I know the pee-detecting chemical’s a myth, but pools do react to some weird things.
My hot tub turned a brownish color and gained a hard-to-scrub ring around the top, following each visit by the same group of girls (guests of my son). Finally figured out one of the gals was sporting a spray-on tan, that she frequently refreshed. Something in the spa chemicals leached it away into the water, and she’d revisit the salon to refresh it before boating with the group. Then they’d retire each evening to the spa, where her “tan” would end up in the water. Rinse (literally), repeat.
I bet that put you in a bit of a lather every time you had to clean it too.
Pools and spas are basically mini water treatment plants.
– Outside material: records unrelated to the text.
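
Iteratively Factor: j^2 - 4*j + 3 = (j - 3)*(j - 1)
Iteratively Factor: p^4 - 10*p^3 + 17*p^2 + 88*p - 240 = (p - 4)*(p^3 - 6*p^2 - 7*p + 60) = (p - 4)^2*(p^2 - 2*p - 15) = (p - 5)*(p - 4)^2*(p + 3)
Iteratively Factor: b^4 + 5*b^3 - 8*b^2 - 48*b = (b - 3)*(b^3 + 8*b^2 + 16*b) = b*(b - 3)*(b^2 + 8*b + 16) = b*(b - 3)*(b + 4)*(b + 4)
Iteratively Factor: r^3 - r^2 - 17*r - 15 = (r + 1)*(r^2 - 2*r - 15) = (r - 5)*(r + 1)*(r + 3)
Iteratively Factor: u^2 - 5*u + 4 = (u - 1)*(u - 4)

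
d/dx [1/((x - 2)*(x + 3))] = (-2*x - 1)/(x^4 + 2*x^3 - 11*x^2 - 12*x + 36)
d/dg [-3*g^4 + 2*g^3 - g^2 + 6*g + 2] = -12*g^3 + 6*g^2 - 2*g + 6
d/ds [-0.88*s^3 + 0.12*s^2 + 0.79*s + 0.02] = -2.64*s^2 + 0.24*s + 0.79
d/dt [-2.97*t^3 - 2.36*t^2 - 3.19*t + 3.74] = -8.91*t^2 - 4.72*t - 3.19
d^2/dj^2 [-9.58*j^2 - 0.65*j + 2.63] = -19.1600000000000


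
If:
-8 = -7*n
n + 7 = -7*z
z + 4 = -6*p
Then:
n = 8/7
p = -139/294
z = -57/49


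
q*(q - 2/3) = q^2 - 2*q/3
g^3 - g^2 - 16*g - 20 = (g - 5)*(g + 2)^2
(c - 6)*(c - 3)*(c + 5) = c^3 - 4*c^2 - 27*c + 90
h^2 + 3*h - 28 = (h - 4)*(h + 7)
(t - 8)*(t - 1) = t^2 - 9*t + 8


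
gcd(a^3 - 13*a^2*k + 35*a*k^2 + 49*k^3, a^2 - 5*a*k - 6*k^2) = a + k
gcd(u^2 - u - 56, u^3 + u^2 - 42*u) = u + 7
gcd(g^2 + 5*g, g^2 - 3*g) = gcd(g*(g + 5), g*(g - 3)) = g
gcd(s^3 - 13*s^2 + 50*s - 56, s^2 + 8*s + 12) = 1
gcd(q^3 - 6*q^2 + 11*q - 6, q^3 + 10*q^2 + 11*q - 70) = q - 2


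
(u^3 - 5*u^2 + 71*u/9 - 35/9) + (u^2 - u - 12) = u^3 - 4*u^2 + 62*u/9 - 143/9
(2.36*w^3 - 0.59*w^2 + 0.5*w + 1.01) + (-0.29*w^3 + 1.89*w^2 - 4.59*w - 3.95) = 2.07*w^3 + 1.3*w^2 - 4.09*w - 2.94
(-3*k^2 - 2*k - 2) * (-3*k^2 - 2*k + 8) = 9*k^4 + 12*k^3 - 14*k^2 - 12*k - 16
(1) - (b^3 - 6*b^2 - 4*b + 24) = -b^3 + 6*b^2 + 4*b - 23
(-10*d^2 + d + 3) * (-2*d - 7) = 20*d^3 + 68*d^2 - 13*d - 21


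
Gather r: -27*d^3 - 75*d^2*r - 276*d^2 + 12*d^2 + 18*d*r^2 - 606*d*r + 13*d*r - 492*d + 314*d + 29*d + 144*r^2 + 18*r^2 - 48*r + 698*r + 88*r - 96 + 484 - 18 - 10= -27*d^3 - 264*d^2 - 149*d + r^2*(18*d + 162) + r*(-75*d^2 - 593*d + 738) + 360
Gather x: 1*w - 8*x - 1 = w - 8*x - 1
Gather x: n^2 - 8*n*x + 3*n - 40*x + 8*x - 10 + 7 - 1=n^2 + 3*n + x*(-8*n - 32) - 4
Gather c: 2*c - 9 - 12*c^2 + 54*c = -12*c^2 + 56*c - 9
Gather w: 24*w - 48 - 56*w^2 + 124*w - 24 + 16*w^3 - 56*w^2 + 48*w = 16*w^3 - 112*w^2 + 196*w - 72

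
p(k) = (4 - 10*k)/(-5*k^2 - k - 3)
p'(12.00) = -0.01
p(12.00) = 0.16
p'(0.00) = 3.78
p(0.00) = -1.33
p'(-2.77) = -0.31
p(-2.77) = -0.82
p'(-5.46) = -0.08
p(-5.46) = -0.40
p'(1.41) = -0.04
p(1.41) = 0.70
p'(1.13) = 0.14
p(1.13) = 0.69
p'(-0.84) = -1.08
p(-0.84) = -2.18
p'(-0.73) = -0.90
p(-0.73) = -2.29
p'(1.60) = -0.10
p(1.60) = 0.69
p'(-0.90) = -1.12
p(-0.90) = -2.11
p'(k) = (4 - 10*k)*(10*k + 1)/(-5*k^2 - k - 3)^2 - 10/(-5*k^2 - k - 3)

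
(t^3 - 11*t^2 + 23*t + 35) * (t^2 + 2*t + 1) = t^5 - 9*t^4 + 2*t^3 + 70*t^2 + 93*t + 35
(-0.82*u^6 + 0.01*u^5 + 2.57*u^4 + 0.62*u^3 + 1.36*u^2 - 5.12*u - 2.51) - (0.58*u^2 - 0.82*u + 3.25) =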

SCUBA classes & trainings are typically done in a pool - clear water for the student & instructor to see each other, a shallow end to learn (& stand up if necessary) & a deep end to practice what you learned in the shallow end. However, the shit floating around in the deep is disgusting; hair, band-aids, small UFOs - unidentified floating objects. Even when I’m the first one on the pool deck & have totally still water that stuff is invisible until it’s inches from your face.
No public pool would use it because the pool would be constantly filled with purple clouds. It’s not like when someone pees in a pools there’s a quick way to clean it up.
which actually strengthens the point that if such a chemical existed it would be used in scenarios like in the movie; private pool not supposed to be used when the parents ain’t there. The way it’s set up is to look like the homeowners’s son is bluffing to dissuade pool-pissing. But the consensus is there is no such chemical. It’d be funny if 1 is invented alluva sudden & we see people walking around with purple stains.